Comment donner l’eau à la bouche des échanges entre les cultures ? Pourquoi pas en montant un projet eTwinning qui viendrait tordre le cou aux stéréotypes sur la cuisine anglaise et française ? C’est le défi que se sont lancé Mathilde Bertaso, professeure d’anglais au collège Paulette Billa de Tinqueux (51), et sa partenaire britannique Laurence Lamini d’Ashton Park School à Bristol. Le but de « Cuisinons together » : combiner des recettes nationales pour créer des recettes originales comme le « bread and butter pudding with biscuits roses », alliant spécialité anglaise et biscuits régionaux. Pendant 10 mois, les élèves ont pu tester, sentir, goûter, innover, échanger, partager, comparer, mais aussi mener un travail linguistique sur les expressions idiomatiques propres à chaque pays ou sur le lexique culinaire anglais et français. Pour mettre davantage de piment dans leur projet, ils ont même invité un grand chef cuisinier de Reims. La pédagogie sera-t-elle plus forte que le Brexit ?
Comment vous est venue l’idée de mener un projet axé sur la cuisine? Qu’est ce qui vous a motivé dans cette thématique ?
J’avais déjà mené trois projets eTwinning sur le thème de la cuisine auparavant. Et ce avec des pays européens autres que le Royaume Uni : « Cooking the four seasons », « Europe’s ABC of superfoods » et « Europe sweet tooth ». J’avais pu remarquer que cette thématique intéressait fortement les élèves et facilitait la communication et les échanges culturels et artistiques entre eTwinneurs.
Comment avez-vous mis en place votre projet ?

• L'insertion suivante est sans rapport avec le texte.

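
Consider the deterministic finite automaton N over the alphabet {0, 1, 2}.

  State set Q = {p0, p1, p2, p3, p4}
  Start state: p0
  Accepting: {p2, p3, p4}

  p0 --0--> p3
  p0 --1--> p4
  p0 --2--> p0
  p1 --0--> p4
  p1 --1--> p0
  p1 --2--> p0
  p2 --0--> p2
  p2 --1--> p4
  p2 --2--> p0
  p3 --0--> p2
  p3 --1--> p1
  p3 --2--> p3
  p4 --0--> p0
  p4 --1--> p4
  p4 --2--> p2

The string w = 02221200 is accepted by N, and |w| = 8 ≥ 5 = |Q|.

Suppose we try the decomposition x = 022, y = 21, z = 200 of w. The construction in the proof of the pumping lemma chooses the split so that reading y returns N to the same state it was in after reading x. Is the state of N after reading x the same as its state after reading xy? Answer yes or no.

State sequence: p0 -0-> p3 -2-> p3 -2-> p3 -2-> p3 -1-> p1

After x (step 3): p3. After xy (step 5): p1.
They differ (p3 ≠ p1), so y is not a cycle from the state after x; this split is not the one the pumping-lemma construction produces, and pumping y need not keep the string in L(N).

no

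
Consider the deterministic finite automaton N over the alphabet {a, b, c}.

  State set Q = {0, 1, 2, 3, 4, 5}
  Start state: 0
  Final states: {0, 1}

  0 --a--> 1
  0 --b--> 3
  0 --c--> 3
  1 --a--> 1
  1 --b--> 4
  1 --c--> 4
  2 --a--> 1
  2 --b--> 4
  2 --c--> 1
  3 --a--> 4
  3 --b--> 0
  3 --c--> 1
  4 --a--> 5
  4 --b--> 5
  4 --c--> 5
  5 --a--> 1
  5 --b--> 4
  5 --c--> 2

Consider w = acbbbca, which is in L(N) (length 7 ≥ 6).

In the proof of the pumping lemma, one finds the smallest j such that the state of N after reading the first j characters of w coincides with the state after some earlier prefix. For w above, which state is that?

4

State sequence: 0 -a-> 1 -c-> 4 -b-> 5 -b-> 4 -b-> 5 -c-> 2 -a-> 1
First repeat at step 4: 4 was already visited.

The earliest repeat is at step j = 4: N is in 4, which it already visited at step i = 2.
The DFA has 6 states, so the proof of the pumping lemma guarantees a repeated state among the first 6+1 visited; the segment between the two visits is the pumpable y.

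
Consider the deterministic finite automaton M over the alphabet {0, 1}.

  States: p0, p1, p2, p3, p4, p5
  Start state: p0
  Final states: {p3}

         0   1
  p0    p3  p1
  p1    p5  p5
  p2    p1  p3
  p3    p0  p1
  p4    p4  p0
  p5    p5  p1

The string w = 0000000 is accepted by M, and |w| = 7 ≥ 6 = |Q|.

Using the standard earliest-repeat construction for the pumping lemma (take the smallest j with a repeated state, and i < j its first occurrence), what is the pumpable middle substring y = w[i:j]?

State sequence: p0 -0-> p3 -0-> p0 -0-> p3 -0-> p0 -0-> p3 -0-> p0 -0-> p3
First repeat at step 2: p0 was already visited.

So i = 0, j = 2, giving x = w[0:0] = ε, y = w[0:2] = 00, z = w[2:7] = 00000.
Check: |xy| = 2 ≤ 6 and |y| = 2 ≥ 1. Reading y takes M from p0 back to p0, so every xyⁱz is accepted.

00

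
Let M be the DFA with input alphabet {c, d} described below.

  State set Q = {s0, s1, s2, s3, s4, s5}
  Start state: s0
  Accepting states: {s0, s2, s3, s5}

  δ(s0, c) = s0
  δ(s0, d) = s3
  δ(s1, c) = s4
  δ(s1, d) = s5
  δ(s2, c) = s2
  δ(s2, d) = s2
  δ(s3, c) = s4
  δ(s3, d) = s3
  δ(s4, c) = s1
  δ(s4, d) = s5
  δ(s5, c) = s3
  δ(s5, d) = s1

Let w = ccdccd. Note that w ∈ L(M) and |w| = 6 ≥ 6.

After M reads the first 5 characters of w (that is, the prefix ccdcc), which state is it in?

s1

State sequence: s0 -c-> s0 -c-> s0 -d-> s3 -c-> s4 -c-> s1

After reading 5 characters, M is in state s1.
(This kind of state-tracing is the core of the pumping-lemma construction: with 6 states, pigeonhole forces a repeat within the first 6 steps.)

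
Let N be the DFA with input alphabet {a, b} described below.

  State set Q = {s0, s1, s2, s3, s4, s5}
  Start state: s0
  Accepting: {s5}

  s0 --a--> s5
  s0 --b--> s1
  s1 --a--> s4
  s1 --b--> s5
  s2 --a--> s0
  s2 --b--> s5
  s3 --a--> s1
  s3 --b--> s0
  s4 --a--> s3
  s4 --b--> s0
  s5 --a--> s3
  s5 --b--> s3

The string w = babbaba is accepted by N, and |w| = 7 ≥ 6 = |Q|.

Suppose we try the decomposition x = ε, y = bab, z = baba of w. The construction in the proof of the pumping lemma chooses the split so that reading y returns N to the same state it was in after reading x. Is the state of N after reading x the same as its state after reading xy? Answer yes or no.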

Laurence Laminie était déjà ma partenaire anglaise sur eTwinning, l’année précédente, sur un projet qui traitait du harcèlement scolaire : « Agissons contre le bullying! » Notre collaboration s’est merveilleusement bien passée et nous avons décidé de continuer notre partenariat sur le thème de la cuisine. Nous avons échangé de nombreux mails sur nos boîtes personnelles et professionnelles pour trouver la problématique du projet, élaborer les différentes activités possibles avec leurs objectifs et leurs dates butoirs, et mettre en œuvre la tâche finale commune et collaborative.

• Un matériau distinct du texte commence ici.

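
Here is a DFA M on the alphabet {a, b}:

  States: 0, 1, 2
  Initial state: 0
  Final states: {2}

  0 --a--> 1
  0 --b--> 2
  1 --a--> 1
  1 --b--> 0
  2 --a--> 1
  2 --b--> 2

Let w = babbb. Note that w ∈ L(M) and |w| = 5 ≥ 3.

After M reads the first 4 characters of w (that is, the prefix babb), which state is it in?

State sequence: 0 -b-> 2 -a-> 1 -b-> 0 -b-> 2

After reading 4 characters, M is in state 2.

2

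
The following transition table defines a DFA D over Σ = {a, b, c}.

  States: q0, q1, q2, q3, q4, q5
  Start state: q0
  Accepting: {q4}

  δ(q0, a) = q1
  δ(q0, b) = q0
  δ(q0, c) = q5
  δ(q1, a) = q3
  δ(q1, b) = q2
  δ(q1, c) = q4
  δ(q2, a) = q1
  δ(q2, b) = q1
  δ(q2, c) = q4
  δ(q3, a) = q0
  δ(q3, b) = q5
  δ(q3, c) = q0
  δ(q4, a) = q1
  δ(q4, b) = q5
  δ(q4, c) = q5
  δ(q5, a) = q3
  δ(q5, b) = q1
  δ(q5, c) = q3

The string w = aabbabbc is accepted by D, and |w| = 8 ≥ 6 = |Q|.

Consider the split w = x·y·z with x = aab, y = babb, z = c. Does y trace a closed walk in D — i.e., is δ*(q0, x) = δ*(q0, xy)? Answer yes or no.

Run of D on the first 7 characters of w = a a b b a b b:
  step 0: q0  (start)
  step 1: q1  (read a: q0→q1)
  step 2: q3  (read a: q1→q3)
  step 3: q5  (read b: q3→q5)
  step 4: q1  (read b: q5→q1)
  step 5: q3  (read a: q1→q3)
  step 6: q5  (read b: q3→q5)
  step 7: q1  (read b: q5→q1)

After x (step 3): q5. After xy (step 7): q1.
They differ (q5 ≠ q1), so y is not a cycle from the state after x; this split is not the one the pumping-lemma construction produces, and pumping y need not keep the string in L(D).

no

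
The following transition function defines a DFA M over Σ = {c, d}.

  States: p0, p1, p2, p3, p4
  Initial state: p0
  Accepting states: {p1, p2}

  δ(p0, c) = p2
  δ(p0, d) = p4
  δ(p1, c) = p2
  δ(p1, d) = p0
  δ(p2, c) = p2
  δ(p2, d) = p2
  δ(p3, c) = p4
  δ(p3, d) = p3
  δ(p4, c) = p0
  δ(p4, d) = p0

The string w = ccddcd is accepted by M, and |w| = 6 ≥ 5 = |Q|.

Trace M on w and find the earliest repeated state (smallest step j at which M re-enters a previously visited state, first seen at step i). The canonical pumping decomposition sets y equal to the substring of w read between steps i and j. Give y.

c

State sequence: p0 -c-> p2 -c-> p2 -d-> p2 -d-> p2 -c-> p2 -d-> p2
First repeat at step 2: p2 was already visited.

So i = 1, j = 2, giving x = w[0:1] = c, y = w[1:2] = c, z = w[2:6] = ddcd.
Check: |xy| = 2 ≤ 5 and |y| = 1 ≥ 1. Reading y takes M from p2 back to p2, so every xyⁱz is accepted.
Since M has 5 states, any run of length ≥ 5 visits 5+1 states, so by pigeonhole some state repeats within the first 5 steps — that repeat gives the pumpable loop.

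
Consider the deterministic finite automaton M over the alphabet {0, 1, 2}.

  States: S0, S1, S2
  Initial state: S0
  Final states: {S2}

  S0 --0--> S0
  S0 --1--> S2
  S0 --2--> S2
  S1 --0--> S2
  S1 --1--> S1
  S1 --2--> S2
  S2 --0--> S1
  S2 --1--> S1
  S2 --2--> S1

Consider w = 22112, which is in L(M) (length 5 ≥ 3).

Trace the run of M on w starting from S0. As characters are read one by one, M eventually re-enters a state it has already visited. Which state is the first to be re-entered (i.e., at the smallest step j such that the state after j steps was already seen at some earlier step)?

S1

Run of M on w = 2 2 1 1 2:
  step 0: S0  (start)
  step 1: S2  (read 2: S0→S2)
  step 2: S1  (read 2: S2→S1)
  step 3: S1  (read 1: S1→S1)   ← first repeat (S1 seen earlier)
  step 4: S1  (read 1: S1→S1)
  step 5: S2  (read 2: S1→S2)

The earliest repeat is at step j = 3: M is in S1, which it already visited at step i = 2.
With |Q| = 3, pigeonhole forces a state repeat no later than step 3; the substring read between the first and second visits to that state can be pumped.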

Vous avez mené jusqu’à ce jour 10 projets eTwinning, presque tous ont reçu un label de qualité national et européen. Que retenez-vous de ce projet en particulier ? En quoi est-il différent des autres ?
Ce projet culinaire « Cuisinons together » a la particularité d’être un projet bilingue, en anglais (langue travaillée et utilisée par les élèves français) et en français (langue travaillée et utilisée par les anglais). Il était important pour nous de défendre les liens entre la France et l’Angleterre lorsque les médias ne parlaient que du « Brexit » … et les élèves ont apprécié de communiquer entre natifs des pays des langues étudiées en classe. De plus ce projet a permis de développer le sens critique des collégiens sur les stéréotypes culinaires. Ils ont appris à remettre en cause les préjugés qu’ils avaient sur la nourriture anglaise et vice versa.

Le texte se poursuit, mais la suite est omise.